6. Holding device according to claim 5, characterized in that the coupler assembly (100) comprises contact means (116) for detachable connection to the electrically conductive layer (310, 320), in particular at least one spring contact (116) or at least one pressure contact.

7. Holding device according to claim 5 or 6, characterized in that the electrically conductive layer (310, 320) on the rear housing shell (220), in particular an inner side of the rear housing shell (220) is applied.

8. Holding device according to claim 5 or 6, characterized in that the electrically conductive layer (310, 320) is designed as a self-supporting structure, in particular as a shielding plate (320).

9. Coupler module (100) for a holding device (200) for exchanging radio signals with a portable radio communication device received in a holding position in the holding device (200), characterized in that the coupler module (100) has a coupling antenna (110), one on comprises an electrical matching circuit (400) located on a printed circuit board (114) and a solid dielectric (112) extending at least in sections between the coupling antenna (110) and the printed circuit board (114).

10. Coupler module according to claim 9, characterized in that the coupler module (100) is designed as a mechanically connected unit, in particular that the coupling antenna (110) and the printed circuit board (114) are connected to a mechanical unit by means of the solid dielectric (112).

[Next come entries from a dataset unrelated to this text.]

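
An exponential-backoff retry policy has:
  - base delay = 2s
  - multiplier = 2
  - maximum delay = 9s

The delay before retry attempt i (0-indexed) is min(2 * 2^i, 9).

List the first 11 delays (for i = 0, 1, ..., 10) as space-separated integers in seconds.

Computing each delay:
  i=0: min(2*2^0, 9) = 2
  i=1: min(2*2^1, 9) = 4
  i=2: min(2*2^2, 9) = 8
  i=3: min(2*2^3, 9) = 9
  i=4: min(2*2^4, 9) = 9
  i=5: min(2*2^5, 9) = 9
  i=6: min(2*2^6, 9) = 9
  i=7: min(2*2^7, 9) = 9
  i=8: min(2*2^8, 9) = 9
  i=9: min(2*2^9, 9) = 9
  i=10: min(2*2^10, 9) = 9

Answer: 2 4 8 9 9 9 9 9 9 9 9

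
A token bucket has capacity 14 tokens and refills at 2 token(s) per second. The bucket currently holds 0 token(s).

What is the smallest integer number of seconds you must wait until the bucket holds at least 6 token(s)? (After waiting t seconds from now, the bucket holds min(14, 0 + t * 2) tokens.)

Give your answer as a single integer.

Need 0 + t * 2 >= 6, so t >= 6/2.
Smallest integer t = ceil(6/2) = 3.

Answer: 3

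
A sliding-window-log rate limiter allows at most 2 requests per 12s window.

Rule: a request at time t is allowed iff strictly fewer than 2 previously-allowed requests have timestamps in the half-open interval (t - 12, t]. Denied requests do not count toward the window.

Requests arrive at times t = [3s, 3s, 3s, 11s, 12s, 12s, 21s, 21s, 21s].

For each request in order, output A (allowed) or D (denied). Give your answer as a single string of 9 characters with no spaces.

Tracking allowed requests in the window:
  req#1 t=3s: ALLOW
  req#2 t=3s: ALLOW
  req#3 t=3s: DENY
  req#4 t=11s: DENY
  req#5 t=12s: DENY
  req#6 t=12s: DENY
  req#7 t=21s: ALLOW
  req#8 t=21s: ALLOW
  req#9 t=21s: DENY

Answer: AADDDDAAD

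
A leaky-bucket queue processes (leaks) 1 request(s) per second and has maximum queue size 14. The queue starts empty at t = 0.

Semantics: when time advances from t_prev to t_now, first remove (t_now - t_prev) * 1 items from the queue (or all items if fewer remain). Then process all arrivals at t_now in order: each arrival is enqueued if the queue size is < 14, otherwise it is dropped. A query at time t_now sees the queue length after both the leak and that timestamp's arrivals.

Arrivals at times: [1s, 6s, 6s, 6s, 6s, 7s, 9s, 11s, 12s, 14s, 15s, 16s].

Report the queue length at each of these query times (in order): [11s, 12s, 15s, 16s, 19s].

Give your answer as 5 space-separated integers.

Answer: 2 2 1 1 0

Derivation:
Queue lengths at query times:
  query t=11s: backlog = 2
  query t=12s: backlog = 2
  query t=15s: backlog = 1
  query t=16s: backlog = 1
  query t=19s: backlog = 0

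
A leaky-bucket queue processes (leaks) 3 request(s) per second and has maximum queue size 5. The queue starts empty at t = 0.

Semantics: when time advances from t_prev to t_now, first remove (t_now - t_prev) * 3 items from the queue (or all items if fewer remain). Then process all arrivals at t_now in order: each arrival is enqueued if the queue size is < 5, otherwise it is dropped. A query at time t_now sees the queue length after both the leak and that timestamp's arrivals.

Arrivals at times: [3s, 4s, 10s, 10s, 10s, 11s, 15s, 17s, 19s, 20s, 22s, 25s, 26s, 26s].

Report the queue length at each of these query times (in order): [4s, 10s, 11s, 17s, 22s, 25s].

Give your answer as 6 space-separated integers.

Queue lengths at query times:
  query t=4s: backlog = 1
  query t=10s: backlog = 3
  query t=11s: backlog = 1
  query t=17s: backlog = 1
  query t=22s: backlog = 1
  query t=25s: backlog = 1

Answer: 1 3 1 1 1 1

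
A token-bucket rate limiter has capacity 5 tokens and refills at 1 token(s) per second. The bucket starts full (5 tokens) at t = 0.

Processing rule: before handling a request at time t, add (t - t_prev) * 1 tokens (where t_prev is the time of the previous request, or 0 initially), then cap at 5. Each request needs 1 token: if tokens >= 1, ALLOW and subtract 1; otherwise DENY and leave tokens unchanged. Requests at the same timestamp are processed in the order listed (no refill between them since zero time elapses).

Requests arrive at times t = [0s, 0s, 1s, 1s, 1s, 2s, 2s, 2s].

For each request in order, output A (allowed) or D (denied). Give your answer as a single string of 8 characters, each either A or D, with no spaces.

Simulating step by step:
  req#1 t=0s: ALLOW
  req#2 t=0s: ALLOW
  req#3 t=1s: ALLOW
  req#4 t=1s: ALLOW
  req#5 t=1s: ALLOW
  req#6 t=2s: ALLOW
  req#7 t=2s: ALLOW
  req#8 t=2s: DENY

Answer: AAAAAAAD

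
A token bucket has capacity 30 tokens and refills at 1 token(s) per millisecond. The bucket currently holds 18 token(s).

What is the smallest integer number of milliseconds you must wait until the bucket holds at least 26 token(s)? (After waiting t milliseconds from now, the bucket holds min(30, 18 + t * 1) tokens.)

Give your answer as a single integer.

Need 18 + t * 1 >= 26, so t >= 8/1.
Smallest integer t = ceil(8/1) = 8.

Answer: 8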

11. Coupler module according to claim 9 or 10, characterized in that the circuit board (114) is connected or can be connected to a connecting cable (120), in particular is or can be connected to a connecting cable (120) with a characteristic impedance of 50 ohms.

12. Coupler module according to claim 11, characterized in that the matching circuit (400) is designed to adapt the coupler module (100) to a characteristic impedance of the connecting cable (120).

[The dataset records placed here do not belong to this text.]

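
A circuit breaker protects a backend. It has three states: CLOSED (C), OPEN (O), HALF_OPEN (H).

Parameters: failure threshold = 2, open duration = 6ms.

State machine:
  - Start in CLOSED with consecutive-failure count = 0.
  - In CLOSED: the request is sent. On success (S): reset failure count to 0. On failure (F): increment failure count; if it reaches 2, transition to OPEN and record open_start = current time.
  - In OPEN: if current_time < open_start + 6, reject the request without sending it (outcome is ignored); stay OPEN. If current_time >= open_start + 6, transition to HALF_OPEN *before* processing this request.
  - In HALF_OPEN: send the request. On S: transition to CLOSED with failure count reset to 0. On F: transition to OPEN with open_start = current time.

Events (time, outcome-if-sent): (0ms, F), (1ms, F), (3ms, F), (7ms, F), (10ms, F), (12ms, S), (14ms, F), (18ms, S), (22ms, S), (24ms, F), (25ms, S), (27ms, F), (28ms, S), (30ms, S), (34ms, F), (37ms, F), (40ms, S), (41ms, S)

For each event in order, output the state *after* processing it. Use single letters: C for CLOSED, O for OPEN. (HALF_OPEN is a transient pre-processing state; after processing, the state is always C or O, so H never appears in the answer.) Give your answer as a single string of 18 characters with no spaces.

State after each event:
  event#1 t=0ms outcome=F: state=CLOSED
  event#2 t=1ms outcome=F: state=OPEN
  event#3 t=3ms outcome=F: state=OPEN
  event#4 t=7ms outcome=F: state=OPEN
  event#5 t=10ms outcome=F: state=OPEN
  event#6 t=12ms outcome=S: state=OPEN
  event#7 t=14ms outcome=F: state=OPEN
  event#8 t=18ms outcome=S: state=OPEN
  event#9 t=22ms outcome=S: state=CLOSED
  event#10 t=24ms outcome=F: state=CLOSED
  event#11 t=25ms outcome=S: state=CLOSED
  event#12 t=27ms outcome=F: state=CLOSED
  event#13 t=28ms outcome=S: state=CLOSED
  event#14 t=30ms outcome=S: state=CLOSED
  event#15 t=34ms outcome=F: state=CLOSED
  event#16 t=37ms outcome=F: state=OPEN
  event#17 t=40ms outcome=S: state=OPEN
  event#18 t=41ms outcome=S: state=OPEN

Answer: COOOOOOOCCCCCCCOOO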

13. Coupler module according to one of claims 9 to 12, characterized in that the coupler module (100) comprises contact means (116) for releasable connection to an electrically conductive layer (310, 320), in particular at least one spring contact (116) or at least one pressure contact ,

14. Coupler module according to one of claims 9 to 13, characterized in that the holding device (200) is designed according to one of claims 1 to 8.

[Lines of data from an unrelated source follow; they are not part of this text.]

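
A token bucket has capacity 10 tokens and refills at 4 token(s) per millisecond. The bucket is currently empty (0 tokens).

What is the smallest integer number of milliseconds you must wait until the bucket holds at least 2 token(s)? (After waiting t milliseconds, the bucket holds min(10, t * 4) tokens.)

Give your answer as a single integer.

Answer: 1

Derivation:
Need t * 4 >= 2, so t >= 2/4.
Smallest integer t = ceil(2/4) = 1.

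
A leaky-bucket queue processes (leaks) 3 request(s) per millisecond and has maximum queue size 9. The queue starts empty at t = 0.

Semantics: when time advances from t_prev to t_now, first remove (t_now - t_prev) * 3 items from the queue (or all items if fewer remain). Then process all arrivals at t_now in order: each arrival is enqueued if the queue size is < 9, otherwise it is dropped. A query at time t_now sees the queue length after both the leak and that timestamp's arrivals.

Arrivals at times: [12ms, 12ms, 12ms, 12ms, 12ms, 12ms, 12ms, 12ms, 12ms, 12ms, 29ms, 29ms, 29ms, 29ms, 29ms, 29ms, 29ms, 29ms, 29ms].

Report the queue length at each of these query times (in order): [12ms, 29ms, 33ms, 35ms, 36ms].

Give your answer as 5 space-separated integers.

Answer: 9 9 0 0 0

Derivation:
Queue lengths at query times:
  query t=12ms: backlog = 9
  query t=29ms: backlog = 9
  query t=33ms: backlog = 0
  query t=35ms: backlog = 0
  query t=36ms: backlog = 0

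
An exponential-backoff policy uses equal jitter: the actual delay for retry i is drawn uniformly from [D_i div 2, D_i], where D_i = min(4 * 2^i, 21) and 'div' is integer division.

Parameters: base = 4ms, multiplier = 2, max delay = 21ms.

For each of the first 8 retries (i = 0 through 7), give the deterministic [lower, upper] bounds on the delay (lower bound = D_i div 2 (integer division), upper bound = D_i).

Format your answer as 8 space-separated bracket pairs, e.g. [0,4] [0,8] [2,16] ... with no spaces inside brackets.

Computing bounds per retry:
  i=0: D_i=min(4*2^0,21)=4, bounds=[2,4]
  i=1: D_i=min(4*2^1,21)=8, bounds=[4,8]
  i=2: D_i=min(4*2^2,21)=16, bounds=[8,16]
  i=3: D_i=min(4*2^3,21)=21, bounds=[10,21]
  i=4: D_i=min(4*2^4,21)=21, bounds=[10,21]
  i=5: D_i=min(4*2^5,21)=21, bounds=[10,21]
  i=6: D_i=min(4*2^6,21)=21, bounds=[10,21]
  i=7: D_i=min(4*2^7,21)=21, bounds=[10,21]

Answer: [2,4] [4,8] [8,16] [10,21] [10,21] [10,21] [10,21] [10,21]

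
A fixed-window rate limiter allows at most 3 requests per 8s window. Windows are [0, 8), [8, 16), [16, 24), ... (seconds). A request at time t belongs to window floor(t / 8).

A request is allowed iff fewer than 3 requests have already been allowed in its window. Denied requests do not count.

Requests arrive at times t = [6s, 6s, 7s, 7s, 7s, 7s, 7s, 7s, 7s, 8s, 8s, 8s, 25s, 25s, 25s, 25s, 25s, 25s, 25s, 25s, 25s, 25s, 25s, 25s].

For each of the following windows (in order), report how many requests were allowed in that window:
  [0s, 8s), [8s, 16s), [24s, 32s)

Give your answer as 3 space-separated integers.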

15. The method for producing a holding device (200) according to one of claims 1 to 8, wherein in the manufacture of the holding device (200) the coupler assembly (10O) is connected as a pre-assembled mechanical unit to the housing (210, 220).

16. The method according to claim 15, wherein in the manufacture of the holding device (200), the coupler assembly (10O) is connected to the housing (210, 220) with a connecting cable (120) connected to the coupler assembly (100) as a pre-assembled mechanical unit.